Evaluating Infosys’s Buyback: Impacts on EPS, Dividends, and Strategic Choices
This buyback invites scrutiny on its implications for investors.
- EPS Impact: Grew ~5.7% CAGR (FY23-25: ₹57.63 to ₹64.50), partly from share reductions (~2-3%/year). New program: Potential 2-3% FY26 EPS boost. Critique: Masks ~4% organic profit growth, raising concerns of “artificial” support.
- Dividend Effects: Paid annually since 1993; FY25 DPS: ₹43 (~₹17,850 crore total). Buyback avoids ~₹4,300 crore/year on repurchased shares, potentially increasing DPS by ~2.3%.
- Cost Recovery Timeline: Recoup ₹18,000 crore via dividend avoidance: ~4.2 years (flat DPS); 3.7-4.0 years (5-10% DPS growth). Excludes EPS/price benefits.

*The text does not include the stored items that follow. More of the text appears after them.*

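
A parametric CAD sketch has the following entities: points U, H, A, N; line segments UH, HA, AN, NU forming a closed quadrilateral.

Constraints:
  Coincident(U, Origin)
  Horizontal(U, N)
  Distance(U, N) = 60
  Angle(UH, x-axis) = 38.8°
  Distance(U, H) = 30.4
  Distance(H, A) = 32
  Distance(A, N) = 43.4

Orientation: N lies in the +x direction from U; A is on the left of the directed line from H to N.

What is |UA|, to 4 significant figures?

62.33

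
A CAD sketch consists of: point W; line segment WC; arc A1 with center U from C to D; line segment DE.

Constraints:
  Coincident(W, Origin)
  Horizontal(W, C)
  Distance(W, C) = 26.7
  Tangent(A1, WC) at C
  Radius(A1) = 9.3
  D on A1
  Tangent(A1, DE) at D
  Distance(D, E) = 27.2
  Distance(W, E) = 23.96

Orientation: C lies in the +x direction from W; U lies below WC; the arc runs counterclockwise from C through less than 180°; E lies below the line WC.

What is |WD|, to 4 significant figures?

19.91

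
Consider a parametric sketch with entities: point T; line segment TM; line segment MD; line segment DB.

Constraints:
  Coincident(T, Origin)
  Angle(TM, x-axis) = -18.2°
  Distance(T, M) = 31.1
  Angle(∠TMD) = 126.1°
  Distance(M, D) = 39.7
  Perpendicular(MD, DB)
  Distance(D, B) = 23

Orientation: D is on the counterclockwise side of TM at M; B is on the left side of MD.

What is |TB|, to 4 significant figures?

58.06

∠TMD = 126.1°, so MD runs at -18.2° + (180° − 126.1°) = 35.70° from the x-axis; with |MD| = 39.7, D = M + 39.7·(cos 35.70°, sin 35.70°) = (61.78, 13.45). MD ⟂ DB; with |DB| = 23.0 on the left of MD, B = D + 23.0·(-0.5835, 0.8121) = (48.36, 32.13). Then |TB| = |B − T| = 58.06.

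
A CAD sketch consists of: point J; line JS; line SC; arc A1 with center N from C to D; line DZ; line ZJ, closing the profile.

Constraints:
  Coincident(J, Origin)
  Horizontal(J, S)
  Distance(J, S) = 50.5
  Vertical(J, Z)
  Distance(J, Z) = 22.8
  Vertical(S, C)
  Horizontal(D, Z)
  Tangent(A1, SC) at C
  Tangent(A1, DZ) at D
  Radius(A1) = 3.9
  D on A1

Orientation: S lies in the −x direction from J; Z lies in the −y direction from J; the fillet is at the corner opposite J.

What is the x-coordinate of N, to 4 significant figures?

-46.60

J is at the origin; JS is horizontal with |JS| = 50.5 and S on the −x side, so S = (-50.50, 0.000). JZ is vertical with |JZ| = 22.8 and Z on the −y side, so Z = (0.000, -22.80). The virtual corner opposite J is at (-50.50, -22.80). A1 meets SC tangentially, so NC is at right angles to SC and tangency of A1 to DZ means the radius ND is perpendicular to DZ, with radius 3.9, so the center N sits 3.9 in from both sides at N = (-46.60, -18.90). So N.x = -46.60.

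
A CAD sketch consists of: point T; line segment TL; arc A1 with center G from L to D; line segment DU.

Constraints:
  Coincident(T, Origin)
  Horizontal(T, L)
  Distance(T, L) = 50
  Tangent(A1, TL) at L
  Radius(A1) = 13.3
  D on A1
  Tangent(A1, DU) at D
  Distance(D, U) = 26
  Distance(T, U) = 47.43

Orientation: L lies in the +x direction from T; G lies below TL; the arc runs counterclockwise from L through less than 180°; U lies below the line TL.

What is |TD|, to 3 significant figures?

38.4

Checks: |TL| = 50.00 ✓; |GD| = 13.30 ✓; ∠(GD, DU) = 90.00° ✓; |DU| = 26.00 ✓; |TU| = 47.43 ✓.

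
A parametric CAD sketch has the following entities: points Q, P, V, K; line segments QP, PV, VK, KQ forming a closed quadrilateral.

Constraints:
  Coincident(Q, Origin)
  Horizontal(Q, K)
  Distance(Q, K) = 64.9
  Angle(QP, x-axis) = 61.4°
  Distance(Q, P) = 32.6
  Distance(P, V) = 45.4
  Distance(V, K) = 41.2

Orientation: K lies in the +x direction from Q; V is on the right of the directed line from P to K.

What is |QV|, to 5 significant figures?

30.815

Checks: |PV| = 45.40 ✓; |VK| = 41.20 ✓.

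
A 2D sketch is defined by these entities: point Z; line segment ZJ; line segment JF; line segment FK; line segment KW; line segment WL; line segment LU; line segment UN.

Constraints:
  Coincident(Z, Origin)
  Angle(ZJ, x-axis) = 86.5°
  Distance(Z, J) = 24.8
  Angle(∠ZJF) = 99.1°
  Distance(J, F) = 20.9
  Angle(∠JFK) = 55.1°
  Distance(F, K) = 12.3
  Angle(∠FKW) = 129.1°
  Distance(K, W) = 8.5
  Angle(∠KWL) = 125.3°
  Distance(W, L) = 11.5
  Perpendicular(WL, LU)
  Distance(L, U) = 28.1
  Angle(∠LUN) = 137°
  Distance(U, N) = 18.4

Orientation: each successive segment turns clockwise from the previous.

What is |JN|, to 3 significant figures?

40.9

Z is at the origin; ZJ runs at 86.5° with length 24.8, so J = (1.51, 24.8). ∠ZJF = 99.1° gives JF at 5.60° from the x-axis; with |JF| = 20.9, F = (22.3, 26.8). ∠JFK = 55.1° gives FK at -119° from the x-axis; with |FK| = 12.3, K = (16.3, 16.1). ∠FKW = 129.1° gives KW at -170° from the x-axis; with |KW| = 8.5, W = (7.92, 14.6). ∠KWL = 125.3° gives WL at 135° from the x-axis; with |WL| = 11.5, L = (-0.227, 22.7). The perpendicularity gives LU at right angles to WL, so LU runs at 45.1°; with |LU| = 28.1, U = (19.6, 42.6). ∠LUN = 137.0° gives UN at 2.10° from the x-axis; with |UN| = 18.4, N = (38.0, 43.3). Then |JN| = |N − J| = 40.9.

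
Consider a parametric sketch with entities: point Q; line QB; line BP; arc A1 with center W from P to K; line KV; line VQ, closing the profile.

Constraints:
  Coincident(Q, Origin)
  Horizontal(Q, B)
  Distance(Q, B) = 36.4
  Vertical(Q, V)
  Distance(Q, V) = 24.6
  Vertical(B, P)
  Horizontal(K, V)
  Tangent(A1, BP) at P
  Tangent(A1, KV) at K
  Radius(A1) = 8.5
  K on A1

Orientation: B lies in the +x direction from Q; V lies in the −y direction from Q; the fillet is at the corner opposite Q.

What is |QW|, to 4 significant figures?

32.21

Q is at the origin; Q and B share the same y with |QB| = 36.4 and B on the +x side, so B = (36.40, 0.000). QV is vertical with |QV| = 24.6 and V on the −y side, so V = (0.000, -24.60). The virtual corner opposite Q is at (36.40, -24.60). A1 meets BP tangentially, so WP is at right angles to BP and the tangent condition forces WK to be normal to KV, with radius 8.5, so the center W sits 8.5 in from both sides at W = (27.90, -16.10). Then |QW| = |W − Q| = 32.21.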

- AI Investment Trade-Off: Cumulative ~₹66,000 crore could fund transformative AI (e.g., acquisitions, large language models). Infosys invests ~₹3,000 crore/year in AI (2% R&D; 60% deals via Topaz/Cobalt), but peers like Accenture are bolder, risking lag in a sector facing 20-30% automation.
- Rationale for 19% Premium: Ensures tender participation vs. market buys (adds ~₹3,000 crore cost but avoids undersubscription risks of, e.g., 5% premium). Aligns with historical 18-30% premiums; boosts sentiment.
- Strategic Implications: Signals a mature, shareholder-centric firm prioritizing TSR (~8-10% via yields/appreciation). Appeals to income investors but flags caution in AI-driven disruption.
How Infosys Will Execute the Buyback: Tender Offer Process
Infosys chose a tender offer for speed and certainty, unlike slower open-market buys.
- Approval Steps: Board-approved September 11; awaits shareholder postal ballot (e-voting) for special resolution.
- Eligibility via Record Date: Forthcoming announcement; shareholders as of date (including pre-date buyers) qualify.
- Notification Channels: Via exchanges, Infosys’s investor relations site, brokers (email/SMS); no direct calls for fairness.
- Tender Submission: 7-10 days post-record date; via broker platforms or forms to registrar (e.g., KFin Technologies). Demat shares required.
- Acceptance Rules: Proportionate if oversubscribed; 15% retail quota for priority.
- Completion Timeline: Expected early 2026; ADS holders convert to participate.
This ensures broad access for ~2.6 million shareholders, maximizing EPS impact.
Uncertainty of Buyback Benefits: Gains Not Guaranteed
The 19% premium attracts interest, but outcomes vary.
- Oversubscription Risk: Past buybacks saw 2-3x demand, leading to partial acceptance (e.g., 50% ratio: half shares bought).
- Uneven Benefits: Institutions may dominate; retail quota aids but is limited.
- Non-Participant Gains: EPS and price uplift benefit non-tenderers, without immediate cash.
- Tax and Market Factors: Long-term capital gains at 12.5% for holdings over one year; higher rates for short-term; market shifts could erode premium.
In conclusion, as an investor, Infosys’s buyback offers a compelling opportunity to realize immediate gains through the 19% premium or benefit from potential EPS and price increases by holding. However, uncertainties like oversubscription and market volatility mean gains aren’t assured. You must weigh your goals—short-term liquidity versus long-term growth—against the risk of partial tender acceptance and the company’s cautious approach in the AI-driven IT landscape.